Mais à travers les recherches ré-examinées, ainsi que d’une nouvelle lecture de la méthode de l’analyse factorielle, Gould démontre surtout, comment un questionnement et une vision d’un sujet d’étude (ici, l’intelligence) émergent toujours dans un certain contexte social et culturel. Car naturellement, une étude démontrant que les Noirs étaient moins intelligents que les Blancs permettait enfin de donner une assise « scientifique » et une justification à la discrimination et exploitation des Noirs. La parution d’un livre tel que « La courbe en cloche » par Herrnstein et Murrey dans les années 1990, montre que cette vision n’a pas disparu et au contraire, ressurgit régulièrement (Gould publie d’ailleurs, en fin de son livre, une critique approfondie de cet ouvrage).

Avec Thuillier (1971), on peut conclure que « La science n’est pas un édifice totalement transparent, l’erreur est de prétendre qu’elle l’est ». (p. 540).

Références bibliographiques

- Gould, S. J. (1981, 1996). La Mal-Mesure de l’Homme. Paris : Odile Jacob.
- Thuillier, P. (1971). Comment se constituent les théories scientifiques. La Recherche, 2 (13), 537 - 554.

Discussion autour de l’exposé d’Alexandra S. Lindenmann

Au cours de la discussion de nombreuses questions et commentaires reviennent sur un des problèmes pointés au cours de l’exposé : la dimension idéologique qui motive les recherches scientifiques. Les présupposés idéologiques, le parti pris dans un contexte culturel et social apparaissent clairement lorsque le temps écoulé permet de prendre le recul nécessaire.
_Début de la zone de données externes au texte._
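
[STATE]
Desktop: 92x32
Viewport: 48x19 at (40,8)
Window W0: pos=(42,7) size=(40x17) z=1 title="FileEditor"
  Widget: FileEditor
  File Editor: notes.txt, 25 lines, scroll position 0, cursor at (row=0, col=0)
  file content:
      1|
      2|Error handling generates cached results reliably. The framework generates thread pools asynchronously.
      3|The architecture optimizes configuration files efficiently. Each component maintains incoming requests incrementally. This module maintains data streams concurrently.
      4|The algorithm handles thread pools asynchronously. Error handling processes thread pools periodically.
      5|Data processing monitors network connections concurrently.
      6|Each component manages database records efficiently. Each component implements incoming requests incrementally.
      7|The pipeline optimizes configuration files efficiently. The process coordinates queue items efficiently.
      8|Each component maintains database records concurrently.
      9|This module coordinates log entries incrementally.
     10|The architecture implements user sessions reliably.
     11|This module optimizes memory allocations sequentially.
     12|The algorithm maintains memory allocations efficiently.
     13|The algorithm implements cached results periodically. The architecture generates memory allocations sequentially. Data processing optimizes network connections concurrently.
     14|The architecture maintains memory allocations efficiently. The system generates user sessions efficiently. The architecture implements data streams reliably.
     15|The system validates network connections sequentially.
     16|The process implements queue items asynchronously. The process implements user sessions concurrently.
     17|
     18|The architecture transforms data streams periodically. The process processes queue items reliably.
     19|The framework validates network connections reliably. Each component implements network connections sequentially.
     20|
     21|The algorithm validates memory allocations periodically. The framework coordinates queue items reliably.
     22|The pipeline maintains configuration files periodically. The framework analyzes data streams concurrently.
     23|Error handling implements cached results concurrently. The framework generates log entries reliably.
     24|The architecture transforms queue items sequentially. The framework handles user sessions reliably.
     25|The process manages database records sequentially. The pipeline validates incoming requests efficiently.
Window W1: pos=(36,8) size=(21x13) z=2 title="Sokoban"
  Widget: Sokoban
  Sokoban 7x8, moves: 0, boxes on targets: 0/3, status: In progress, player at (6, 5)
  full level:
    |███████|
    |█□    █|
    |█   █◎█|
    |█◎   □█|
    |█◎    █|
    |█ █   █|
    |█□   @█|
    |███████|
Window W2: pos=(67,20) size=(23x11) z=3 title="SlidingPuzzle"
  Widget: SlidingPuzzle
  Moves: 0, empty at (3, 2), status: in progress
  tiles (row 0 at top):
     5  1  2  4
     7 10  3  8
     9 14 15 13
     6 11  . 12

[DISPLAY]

━━━━━━━━━━━━━━━━┓                        ┃      
koban           ┃────────────────────────┨      
────────────────┨                       ▲┃      
████            ┃ generates cached resul█┃      
   █            ┃re optimizes configurat░┃      
 █◎█            ┃handles thread pools as░┃      
  □█            ┃g monitors network conn░┃      
   █            ┃ manages database recor░┃      
   █            ┃ptimizes configuration ░┃      
  @█            ┃ maintains database rec░┃      
████            ┃ordinates log entries i░┃      
es: 0  0/3      ┃re implements user sess░┃      
━━━━━━━━━━━━━━━━┛timizes me┏━━━━━━━━━━━━━━━━━━━━
  ┃The algorithm maintains ┃ SlidingPuzzle      
  ┃The algorithm implements┠────────────────────
  ┗━━━━━━━━━━━━━━━━━━━━━━━━┃┌────┬────┬────┬────
                           ┃│  5 │  1 │  2 │  4 
                           ┃├────┼────┼────┼────
                           ┃│  7 │ 10 │  3 │  8 


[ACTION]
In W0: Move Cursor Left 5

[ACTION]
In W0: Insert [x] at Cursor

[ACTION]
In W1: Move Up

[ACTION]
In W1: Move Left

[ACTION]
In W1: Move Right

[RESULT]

━━━━━━━━━━━━━━━━┓                        ┃      
koban           ┃────────────────────────┨      
────────────────┨                       ▲┃      
████            ┃ generates cached resul█┃      
   █            ┃re optimizes configurat░┃      
 █◎█            ┃handles thread pools as░┃      
  □█            ┃g monitors network conn░┃      
   █            ┃ manages database recor░┃      
  @█            ┃ptimizes configuration ░┃      
   █            ┃ maintains database rec░┃      
████            ┃ordinates log entries i░┃      
es: 3  0/3      ┃re implements user sess░┃      
━━━━━━━━━━━━━━━━┛timizes me┏━━━━━━━━━━━━━━━━━━━━
  ┃The algorithm maintains ┃ SlidingPuzzle      
  ┃The algorithm implements┠────────────────────
  ┗━━━━━━━━━━━━━━━━━━━━━━━━┃┌────┬────┬────┬────
                           ┃│  5 │  1 │  2 │  4 
                           ┃├────┼────┼────┼────
                           ┃│  7 │ 10 │  3 │  8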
Pouvoir distinguer et mesurer ces a priori idéologico-politiques dans la science en devenir semble un principe beaucoup plus délicat à tenir ; la possibilité d’objectivité est un problème épistémologique récurrent.

Un intervenant souligne que se greffe sur cette question un autre aspect : les soubassements idéologiques de telle ou telle pratique scientifique peuvent être le fait d’une intention consciente, peuvent être délibérés, ce qui est à distinguer de l’erreur scientifique.

L’exemple décliné pendant l’exposé a permis également de mettre en lumière encore une autre facette de ce problème : combien les dérapages peuvent être rapides et néanmoins lourds de conséquences entre champs techniques, technologiques et théoriques. Ici un outil a priori élaboré pour une pratique professionnelle : le test utile à la constitution de groupes de soutien scolaire est complètement dénaturé et perverti lorsqu’il devient méthode de classification des individus et des groupes dans une perspective psycho-sociologique.

A été également soulevé, à l’occasion de la discussion un autre écueil de la pratique scientifique : les chercheurs ont souvent tendance à chercher absolument des corrélations entre différents objets, différents concepts. De surcroît la " découverte " de telles corrélations obère toute poursuite de la recherche dans une direction éventuellement différente. A ce travers méthodologique se mêle une confusion logique : une dérive trop répandue entre causalité et corrélation.